I have always been a heavy girl. Always. I remember when I was in elementary school right up to about the start of seventh grade, I was the overweight, "fat" girl of all my classes. I felt like I was hideous and ugly and desperately tried to change myself since elementary. Can you believe it? A ten year old going on Google and typing "how to lose weight.” I never did it to please others as much as myself. Even the doctor said I had to lose weight and that's why I was trying to change myself - for my health - just like any person should.

But middle school changed everything. It was fifth grade and I was being bullied by a group of boys who called me a range of names. Anything from comparing me to the Star Wars character Chewbacca, to calling me an elephant, fat or ugly. It bothered me severely - I started eating more instead of less. I gained more weight going into sixth grade. I was obsessive. My mother put me in karate, but I never lost weight doing it.

Sixth grade was bully-free, but the impact of the bullying from the year before left me eating emotionally. I wore sweatpants and t-shirts most of the time to cover up what was underneath. 

Now it was time for seventh grade. This is where I began losing weight and not because I was being healthy, but because the bullying began once again. One boy was placed in the same class as me. He was one of my former bullies and, my God, gave me the hardest time of my life.

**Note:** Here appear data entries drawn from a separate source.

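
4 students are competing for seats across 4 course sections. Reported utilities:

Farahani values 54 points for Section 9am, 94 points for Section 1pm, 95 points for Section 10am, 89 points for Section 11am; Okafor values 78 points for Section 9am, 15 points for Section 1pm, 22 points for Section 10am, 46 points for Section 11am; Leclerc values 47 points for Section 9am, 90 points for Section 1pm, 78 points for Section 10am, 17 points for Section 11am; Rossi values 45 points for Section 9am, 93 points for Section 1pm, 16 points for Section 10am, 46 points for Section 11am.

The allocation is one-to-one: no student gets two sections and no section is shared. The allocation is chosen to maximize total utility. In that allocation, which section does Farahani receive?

Farahani receives Section 11am.

Optimal: Farahani→Section 11am (89 points), Okafor→Section 9am (78 points), Leclerc→Section 10am (78 points), Rossi→Section 1pm (93 points) — total 89+78+78+93 = 338 points.
Max-entry greedy (repeatedly take the single best remaining cell) gives 283 points, worse by 55.
Next-best assignment: Farahani→Section 10am, Okafor→Section 9am, Leclerc→Section 1pm, Rossi→Section 11am = 309 points.
Farahani's own top section is Section 10am (95 points), but forcing Farahani→Section 10am and reassigning the rest optimally gives only 309 points — worse by 29.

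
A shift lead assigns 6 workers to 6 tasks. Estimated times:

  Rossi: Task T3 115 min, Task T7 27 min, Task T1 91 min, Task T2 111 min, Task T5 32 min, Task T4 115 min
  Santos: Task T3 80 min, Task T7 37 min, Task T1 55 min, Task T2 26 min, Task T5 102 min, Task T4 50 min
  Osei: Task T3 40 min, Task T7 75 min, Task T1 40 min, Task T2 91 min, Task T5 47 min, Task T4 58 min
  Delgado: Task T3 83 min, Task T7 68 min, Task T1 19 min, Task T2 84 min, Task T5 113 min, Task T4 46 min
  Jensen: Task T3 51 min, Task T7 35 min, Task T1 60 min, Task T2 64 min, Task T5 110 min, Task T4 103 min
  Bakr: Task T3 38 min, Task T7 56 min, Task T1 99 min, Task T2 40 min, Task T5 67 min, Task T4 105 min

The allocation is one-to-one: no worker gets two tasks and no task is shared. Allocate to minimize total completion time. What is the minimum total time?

Min total: 208 min

Optimal: Rossi→Task T5 (32 min), Santos→Task T2 (26 min), Osei→Task T4 (58 min), Delgado→Task T1 (19 min), Jensen→Task T7 (35 min), Bakr→Task T3 (38 min) — total 32+26+58+19+35+38 = 208 min.
Min-entry greedy (repeatedly take the single cheapest remaining cell) gives 260 min, worse by 52.
Next-best assignment: Rossi→Task T5, Santos→Task T4, Osei→Task T3, Delgado→Task T1, Jensen→Task T7, Bakr→Task T2 = 216 min.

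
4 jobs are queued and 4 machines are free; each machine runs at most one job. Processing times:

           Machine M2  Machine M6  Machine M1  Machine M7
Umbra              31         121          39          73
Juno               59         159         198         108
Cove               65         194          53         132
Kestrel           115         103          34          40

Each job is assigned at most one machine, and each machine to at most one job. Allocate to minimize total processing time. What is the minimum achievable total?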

Everything was changing in the seventh grade for me. I was moving houses, my family was homeless for a month and he just piled on more crap. He was, and always will be, the boy who made me despise almost every aspect of my being. Everyday he called me names and got a few other boys to call me names too. One of them even told me to, "Go find a treadmill.” I would tell teachers and they would talk to him, but he wasn't one for change.

I started eating less. My mom took notice and sometimes even forced me to eat. She asked me, "Why?" I just said, "I wanna lose weight." We left it at that. She had no idea about the bullying. I was so uncomfortable with my body it was scary. Of course, I didn't get skinny, but I lost enough weight for people to take notice. But thankfully, seventh grade came to an end and I never saw that asshole again.

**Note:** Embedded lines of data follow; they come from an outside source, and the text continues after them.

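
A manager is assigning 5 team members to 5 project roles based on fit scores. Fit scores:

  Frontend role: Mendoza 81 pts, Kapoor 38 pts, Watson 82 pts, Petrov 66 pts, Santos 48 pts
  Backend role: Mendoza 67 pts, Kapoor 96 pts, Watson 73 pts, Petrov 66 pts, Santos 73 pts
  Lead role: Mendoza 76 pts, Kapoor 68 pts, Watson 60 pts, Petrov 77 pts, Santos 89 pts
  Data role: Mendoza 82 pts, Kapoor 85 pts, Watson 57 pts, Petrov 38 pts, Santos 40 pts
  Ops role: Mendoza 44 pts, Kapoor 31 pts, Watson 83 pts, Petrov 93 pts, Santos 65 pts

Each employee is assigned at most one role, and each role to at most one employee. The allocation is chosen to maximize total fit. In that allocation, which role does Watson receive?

Watson receives Frontend role.

This is a one-to-one assignment (maximum-weight bipartite matching).
Optimal: Mendoza→Data role (82 pts), Kapoor→Backend role (96 pts), Watson→Frontend role (82 pts), Petrov→Ops role (93 pts), Santos→Lead role (89 pts) — total 82+96+82+93+89 = 442 pts.
Row-greedy (each employee in turn takes its best remaining role) gives 386 pts, worse by 56.
Watson's own top role is Ops role (83 pts), but forcing Watson→Ops role and reassigning the rest optimally gives only 416 pts — worse by 26.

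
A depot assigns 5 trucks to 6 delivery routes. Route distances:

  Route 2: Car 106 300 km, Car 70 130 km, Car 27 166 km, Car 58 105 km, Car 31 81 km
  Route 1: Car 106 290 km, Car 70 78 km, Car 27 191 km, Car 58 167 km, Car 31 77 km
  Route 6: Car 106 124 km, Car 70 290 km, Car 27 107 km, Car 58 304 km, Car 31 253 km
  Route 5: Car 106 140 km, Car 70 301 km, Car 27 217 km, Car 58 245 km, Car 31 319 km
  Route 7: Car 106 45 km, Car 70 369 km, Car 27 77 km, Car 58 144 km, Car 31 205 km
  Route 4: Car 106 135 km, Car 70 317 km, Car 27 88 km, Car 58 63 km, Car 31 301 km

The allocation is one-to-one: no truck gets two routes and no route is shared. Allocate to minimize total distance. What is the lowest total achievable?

Optimal: Car 106→Route 7 (45 km), Car 70→Route 1 (78 km), Car 27→Route 6 (107 km), Car 58→Route 4 (63 km), Car 31→Route 2 (81 km) — total 45+78+107+63+81 = 374 km.
Min-entry greedy (repeatedly take the single cheapest remaining cell) gives 422 km, worse by 48.
Next-best assignment: Car 106→Route 7, Car 70→Route 2, Car 27→Route 6, Car 58→Route 4, Car 31→Route 1 = 422 km.
Swapping Car 106↔Car 70 (Car 106→Route 1 290 km, Car 70→Route 7 369 km) adds 536.
Checked against all permutations: 374 km is optimal.

Min total: 374 km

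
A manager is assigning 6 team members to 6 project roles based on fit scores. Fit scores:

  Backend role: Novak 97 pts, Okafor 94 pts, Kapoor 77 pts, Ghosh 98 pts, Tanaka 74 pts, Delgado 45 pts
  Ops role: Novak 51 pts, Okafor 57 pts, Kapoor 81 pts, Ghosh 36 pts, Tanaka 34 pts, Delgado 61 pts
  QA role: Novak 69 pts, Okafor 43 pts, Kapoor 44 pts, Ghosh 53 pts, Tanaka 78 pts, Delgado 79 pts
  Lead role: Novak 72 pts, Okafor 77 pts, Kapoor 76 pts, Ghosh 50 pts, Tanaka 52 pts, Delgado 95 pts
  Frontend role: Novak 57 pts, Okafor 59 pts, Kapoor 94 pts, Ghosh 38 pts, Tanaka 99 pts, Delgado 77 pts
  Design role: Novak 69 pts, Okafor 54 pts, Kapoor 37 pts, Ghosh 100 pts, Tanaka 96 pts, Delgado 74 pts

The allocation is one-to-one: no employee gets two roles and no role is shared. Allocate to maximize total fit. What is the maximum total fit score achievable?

Max total: 538 pts

Optimal: Novak→QA role (69 pts), Okafor→Backend role (94 pts), Kapoor→Ops role (81 pts), Ghosh→Design role (100 pts), Tanaka→Frontend role (99 pts), Delgado→Lead role (95 pts) — total 69+94+81+100+99+95 = 538 pts.
Next-best assignment: Novak→Backend role, Okafor→Lead role, Kapoor→Ops role, Ghosh→Design role, Tanaka→Frontend role, Delgado→QA role = 533 pts.
Swapping Okafor↔Kapoor (Okafor→Ops role 57 pts, Kapoor→Backend role 77 pts) loses 41.
No other one-to-one assignment exceeds 538 pts.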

In tenth grade, which is now, my best friend used to jokingly call me ugly. I called her one day and started crying. I said, "I know I may look like an ogre, but you don't have to remind me. I know I'm ugly." She started crying and told me it was a joke and didn't mean it and thought I was beautiful, but I feel like subconsciously, somewhere in her head she thinks I'm ugly. I do too. I think about it and still cry. Words like fat and ugly stuck to me…especially coming from someone I love.

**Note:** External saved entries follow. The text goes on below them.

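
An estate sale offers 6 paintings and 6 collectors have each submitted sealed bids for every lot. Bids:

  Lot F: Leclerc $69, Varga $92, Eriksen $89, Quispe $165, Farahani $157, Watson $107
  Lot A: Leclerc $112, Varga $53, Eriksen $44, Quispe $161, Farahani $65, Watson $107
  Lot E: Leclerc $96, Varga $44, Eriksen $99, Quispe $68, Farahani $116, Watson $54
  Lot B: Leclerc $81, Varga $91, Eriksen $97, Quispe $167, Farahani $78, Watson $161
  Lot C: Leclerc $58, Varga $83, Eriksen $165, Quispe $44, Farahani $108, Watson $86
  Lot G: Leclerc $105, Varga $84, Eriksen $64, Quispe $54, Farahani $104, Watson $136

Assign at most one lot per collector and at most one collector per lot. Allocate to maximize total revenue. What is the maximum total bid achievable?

Max total: $824

Optimal: Leclerc→Lot E ($96), Varga→Lot G ($84), Eriksen→Lot C ($165), Quispe→Lot A ($161), Farahani→Lot F ($157), Watson→Lot B ($161) — total 96+84+165+161+157+161 = $824.
Row-greedy (each collector in turn takes its best remaining lot) gives $788, worse by 36.
Every other assignment is strictly worse.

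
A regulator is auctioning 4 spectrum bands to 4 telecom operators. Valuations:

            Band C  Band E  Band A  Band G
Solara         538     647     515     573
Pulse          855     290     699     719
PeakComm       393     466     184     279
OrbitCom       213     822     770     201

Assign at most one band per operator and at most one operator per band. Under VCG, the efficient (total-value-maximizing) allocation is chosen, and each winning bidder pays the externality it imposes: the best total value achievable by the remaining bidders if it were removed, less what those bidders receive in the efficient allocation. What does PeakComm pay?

Efficient allocation: Solara→Band G ($573M), Pulse→Band C ($855M), PeakComm→Band E ($466M), OrbitCom→Band A ($770M); total welfare W = $2664M.
PeakComm receives Band E at value $466M, so the others get W − 466 = $2198M.
Without PeakComm: best allocation of the remaining 3 bidders over all 4 bands is Solara→Band E ($647M), Pulse→Band C ($855M), OrbitCom→Band A ($770M), total $2272M.
VCG payment = (others' best without PeakComm) − (others' welfare with PeakComm) = 2272 − 2198 = $74M.

PeakComm pays $74M.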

But I guess I'll be okay. My best friend stopped calling me fat and ugly. Two boys in my class once called me fat and ugly, but don't anymore. And once my friend called my fat and ugly, but I told him that he can't say things like that to me. After three years of self-harming and hating myself, I've finally began to repair my body image. I'm working on loving myself and my body. I hope one day I can come to terms with my body and accept how it is. I hope one day I can stop worrying about being skinny. Because skinny isn't beautiful, just like fat isn't ugly.